The Many Daughters of Afong Moy(11)
3 Afong
(1836)
Afong waited backstage listening to the audience while her eyes adjusted to the darkness. As the first Chinese woman to set foot on American soil, she had grown accustomed to being stared at by people on the street and fawned over during one of the many intimate salons hosted by her new manager, Henry Hannington. But nothing could prepare her for three thousand people packed into the plush seating of the Baltimore Athenaeum for fifty cents apiece to see her in person and marvel at her tiny, bound feet.
Set foot is a strange phrase, Afong thought, as Mr. Hannington introduced her to the crowd and the red velvet curtains were drawn while a twelve-piece orchestra played in earnest. Afong felt the warmth of the gaslighting and could not help but stare blindly at the shapes of the audience beneath an enormous crystal chandelier that looked like an upside-down carousel made of ice and fire.
She straightened her back as the audience clapped, her tiny frame enveloped by the rosewood chair that had been made by craftsmen in Hoiping. The chair—which was more of a throne—sat atop a gilded riser, and her feet, in lotus shoes, rested on a matching footrest. The New York press had described her as cold and taciturn, “an antipode of the modern American woman,” but her stoic appearance and lack of movement were beguiling to the gathering of Baltimoreans. In truth, she guarded her motions lest the weighted headpiece made of silver, inlaid with pearls and kingfisher feathers, topple from her head. That mishap happened only once, in Philadelphia, but she could still hear the clang of the metal, the laughter of the crowd, and the sound of a horsewhip cutting through the air. “If you ever embarrass me that way again,” Mr. Hannington had said through clenched teeth, as he held the whip to her face.
When the orchestra stopped playing, Afong rose to her feet and carefully descended the steps. She shuffled downstage, balancing on the four-inch soles of the silken footwear she had made with her ah-ma on her fourteenth birthday.
Afong had been saving the bright red shoes, embroidered with flowers and songbirds in golden thread, to wear on her wedding day, but when she learned who her husband would be, whose household she would join, she hid them away.
* * *
For most of her childhood Afong thought that she must have been a horrible man in her previous life to have been reborn a woman. She must have been cruel, to be reborn powerless. She must have been greedy to come back as property. She must have been shiftless, to have had her feet bound in this life. She must have been vehement to have been forced to marry an old man whom she had never met, never seen, unable to forget the young man she cared for, dreamt about.
“Afong,” her ah-ma called to her.
Afong walked carefully in her lotus shoes into her mother’s room.
“I have news about your wedding.” Her ah-ma pressed her lips together as though she did not want the words to escape, like horses that she could not rein in.
It was in these moments that Afong had learned to not show her distaste for her arranged marriage. To not wear her doubts about the old matchmaker who wore court necklaces strung with fat pearls, fingers of jade and gilt silver, gifts that everyone knew had been encouragements for her to favor the marital interests of the Yu family.

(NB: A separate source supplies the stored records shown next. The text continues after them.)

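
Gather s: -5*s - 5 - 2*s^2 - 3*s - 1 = -2*s^2 - 8*s - 6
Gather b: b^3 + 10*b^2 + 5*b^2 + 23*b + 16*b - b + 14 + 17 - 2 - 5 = b^3 + 15*b^2 + 38*b + 24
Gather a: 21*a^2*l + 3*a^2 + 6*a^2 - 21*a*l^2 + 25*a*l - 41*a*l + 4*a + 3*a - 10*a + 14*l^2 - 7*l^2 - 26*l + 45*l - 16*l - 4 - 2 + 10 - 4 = a^2*(21*l + 9) + a*(-21*l^2 - 16*l - 3) + 7*l^2 + 3*l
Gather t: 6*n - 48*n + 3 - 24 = -42*n - 21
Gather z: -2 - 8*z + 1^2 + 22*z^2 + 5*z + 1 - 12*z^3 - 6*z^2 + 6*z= -12*z^3 + 16*z^2 + 3*z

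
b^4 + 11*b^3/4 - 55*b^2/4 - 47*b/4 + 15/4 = (b - 3)*(b - 1/4)*(b + 1)*(b + 5)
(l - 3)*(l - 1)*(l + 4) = l^3 - 13*l + 12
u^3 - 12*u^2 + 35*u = u*(u - 7)*(u - 5)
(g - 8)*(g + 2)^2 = g^3 - 4*g^2 - 28*g - 32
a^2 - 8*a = a*(a - 8)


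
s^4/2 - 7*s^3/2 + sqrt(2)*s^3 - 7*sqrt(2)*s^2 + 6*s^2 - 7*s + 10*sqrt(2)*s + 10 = (s/2 + sqrt(2)/2)*(s - 5)*(s - 2)*(s + sqrt(2))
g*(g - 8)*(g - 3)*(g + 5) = g^4 - 6*g^3 - 31*g^2 + 120*g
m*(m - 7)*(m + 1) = m^3 - 6*m^2 - 7*m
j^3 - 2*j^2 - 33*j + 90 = (j - 5)*(j - 3)*(j + 6)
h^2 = h^2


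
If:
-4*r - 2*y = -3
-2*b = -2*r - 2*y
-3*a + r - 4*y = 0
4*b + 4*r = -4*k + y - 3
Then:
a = 1/4 - 3*y/2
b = y/2 + 3/4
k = y/4 - 9/4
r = 3/4 - y/2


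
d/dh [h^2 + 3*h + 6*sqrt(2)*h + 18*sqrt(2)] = 2*h + 3 + 6*sqrt(2)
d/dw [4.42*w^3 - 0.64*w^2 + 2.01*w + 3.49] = 13.26*w^2 - 1.28*w + 2.01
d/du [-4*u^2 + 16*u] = 16 - 8*u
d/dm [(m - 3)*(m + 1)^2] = (m + 1)*(3*m - 5)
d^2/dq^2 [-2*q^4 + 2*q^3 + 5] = 12*q*(1 - 2*q)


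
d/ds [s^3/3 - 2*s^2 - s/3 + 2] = s^2 - 4*s - 1/3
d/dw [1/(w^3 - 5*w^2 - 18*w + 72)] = (-3*w^2 + 10*w + 18)/(w^3 - 5*w^2 - 18*w + 72)^2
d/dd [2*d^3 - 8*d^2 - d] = 6*d^2 - 16*d - 1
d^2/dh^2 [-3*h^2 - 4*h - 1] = -6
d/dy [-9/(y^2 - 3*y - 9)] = 9*(2*y - 3)/(-y^2 + 3*y + 9)^2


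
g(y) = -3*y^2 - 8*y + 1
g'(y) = -6*y - 8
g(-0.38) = 3.61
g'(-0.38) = -5.72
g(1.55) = -18.61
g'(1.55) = -17.30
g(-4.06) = -15.97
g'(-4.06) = 16.36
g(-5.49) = -45.50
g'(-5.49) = 24.94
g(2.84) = -45.92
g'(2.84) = -25.04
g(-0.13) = 1.99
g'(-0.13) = -7.22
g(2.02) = -27.40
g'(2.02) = -20.12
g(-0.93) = 5.85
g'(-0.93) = -2.42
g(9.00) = -314.00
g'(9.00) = -62.00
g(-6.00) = -59.00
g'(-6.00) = 28.00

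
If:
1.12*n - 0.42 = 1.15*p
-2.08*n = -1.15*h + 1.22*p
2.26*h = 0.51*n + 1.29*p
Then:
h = -0.14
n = 0.09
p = -0.28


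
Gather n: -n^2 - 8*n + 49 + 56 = -n^2 - 8*n + 105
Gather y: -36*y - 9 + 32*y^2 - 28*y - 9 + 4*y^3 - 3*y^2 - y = 4*y^3 + 29*y^2 - 65*y - 18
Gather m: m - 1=m - 1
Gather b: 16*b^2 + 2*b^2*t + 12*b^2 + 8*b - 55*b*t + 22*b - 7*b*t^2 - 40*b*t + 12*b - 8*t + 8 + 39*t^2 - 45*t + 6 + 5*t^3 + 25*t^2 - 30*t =b^2*(2*t + 28) + b*(-7*t^2 - 95*t + 42) + 5*t^3 + 64*t^2 - 83*t + 14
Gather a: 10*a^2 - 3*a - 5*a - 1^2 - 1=10*a^2 - 8*a - 2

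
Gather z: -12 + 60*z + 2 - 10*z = 50*z - 10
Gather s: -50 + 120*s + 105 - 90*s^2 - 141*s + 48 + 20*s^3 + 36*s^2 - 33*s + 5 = 20*s^3 - 54*s^2 - 54*s + 108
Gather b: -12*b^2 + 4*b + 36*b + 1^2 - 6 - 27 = -12*b^2 + 40*b - 32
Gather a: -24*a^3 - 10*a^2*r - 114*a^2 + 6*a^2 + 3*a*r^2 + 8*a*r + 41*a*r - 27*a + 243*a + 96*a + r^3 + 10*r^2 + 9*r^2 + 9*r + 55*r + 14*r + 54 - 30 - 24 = -24*a^3 + a^2*(-10*r - 108) + a*(3*r^2 + 49*r + 312) + r^3 + 19*r^2 + 78*r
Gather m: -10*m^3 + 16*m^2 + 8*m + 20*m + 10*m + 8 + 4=-10*m^3 + 16*m^2 + 38*m + 12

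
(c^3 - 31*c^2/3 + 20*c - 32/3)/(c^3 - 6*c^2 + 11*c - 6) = (3*c^2 - 28*c + 32)/(3*(c^2 - 5*c + 6))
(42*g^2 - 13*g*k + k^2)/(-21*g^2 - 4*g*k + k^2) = (-6*g + k)/(3*g + k)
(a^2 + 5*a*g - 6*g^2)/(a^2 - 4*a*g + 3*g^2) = (a + 6*g)/(a - 3*g)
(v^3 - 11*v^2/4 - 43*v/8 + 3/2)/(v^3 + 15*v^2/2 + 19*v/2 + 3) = (8*v^3 - 22*v^2 - 43*v + 12)/(4*(2*v^3 + 15*v^2 + 19*v + 6))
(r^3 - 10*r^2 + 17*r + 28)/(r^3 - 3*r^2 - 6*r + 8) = (r^2 - 6*r - 7)/(r^2 + r - 2)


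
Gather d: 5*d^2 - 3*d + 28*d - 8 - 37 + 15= 5*d^2 + 25*d - 30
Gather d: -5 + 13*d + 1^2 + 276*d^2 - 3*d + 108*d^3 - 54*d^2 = 108*d^3 + 222*d^2 + 10*d - 4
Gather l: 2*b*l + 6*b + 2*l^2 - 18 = 2*b*l + 6*b + 2*l^2 - 18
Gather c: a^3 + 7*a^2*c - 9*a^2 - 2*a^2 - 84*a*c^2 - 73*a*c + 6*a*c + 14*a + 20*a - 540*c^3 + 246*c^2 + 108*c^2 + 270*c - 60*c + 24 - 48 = a^3 - 11*a^2 + 34*a - 540*c^3 + c^2*(354 - 84*a) + c*(7*a^2 - 67*a + 210) - 24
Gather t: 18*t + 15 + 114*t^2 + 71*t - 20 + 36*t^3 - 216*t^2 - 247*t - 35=36*t^3 - 102*t^2 - 158*t - 40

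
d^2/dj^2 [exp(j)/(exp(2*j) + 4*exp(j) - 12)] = (exp(4*j) - 4*exp(3*j) + 72*exp(2*j) + 48*exp(j) + 144)*exp(j)/(exp(6*j) + 12*exp(5*j) + 12*exp(4*j) - 224*exp(3*j) - 144*exp(2*j) + 1728*exp(j) - 1728)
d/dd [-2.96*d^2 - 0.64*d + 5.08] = -5.92*d - 0.64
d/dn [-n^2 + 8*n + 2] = 8 - 2*n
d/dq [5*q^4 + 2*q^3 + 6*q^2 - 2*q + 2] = 20*q^3 + 6*q^2 + 12*q - 2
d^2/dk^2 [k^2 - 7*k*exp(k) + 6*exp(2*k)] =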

When Afong was younger she had heard stories of how the Yu were so powerful they could realign the stars. But in reality, the stars did not move for them. Celestial beings did not whisper in the matchmaker’s ears. For if they did, they would have chastised her for taking bribes and upbraided her for placing Afong and her sisters in Yu homes as servants and concubines.
“Dei Yu is gone,” her ah-ma said.
“Gone?”
“He was killed in a mudslide. They found his body two days ago.”
Afong felt something inside that had not been there before: hope. But she held her breath. She remembered the same feeling when her yin yin had died two years earlier. During her vigil, Afong sat with her grandmother’s body, and when she touched her arm her grandmother’s eyes opened. Afong ran to the window and shouted for her ah-ma, who came running, but by the time she arrived the old woman’s eyes had closed halfway and she continued to stare at the spot where Afong had been. That is when she learned that the dead never really leave.
Now as she listened, she pictured a funeral procession for Dei Yu. His wives wailing and rending their clothing, a tearful competition to see who could profess the most grief and curry favor with their mother-in-law. Yet she still feared him, still saw him reaching for her, snatching her wrist, grinding his yellow teeth.
Her ah-ma looked pale. “The wedding will proceed in two days, as planned.”
Afong imagined her aa po’s eyes, staring up at her, her lips moving, silently telling her to run. “But who will I marry?” Afong’s voice trembled and her thoughts found their way into the arms of Yao Han, whom she had hoped to wed since she was eight, even though he was poor and his father had gambled away his meager inheritance. Yao Han had excelled in school and was chosen for the wui si, a version of the Imperial Exam taken by young, gifted students. It was a rare honor, despite his father who was now a bondservant in her family’s orchard. Yao Han was gentle and wrote tales about their spirits meeting on the dot of a unicorn’s horn. How if their hearts were gold they should fear no fire. He always said, “We have many lives, Afong, but this life begins when we realize we only have one.”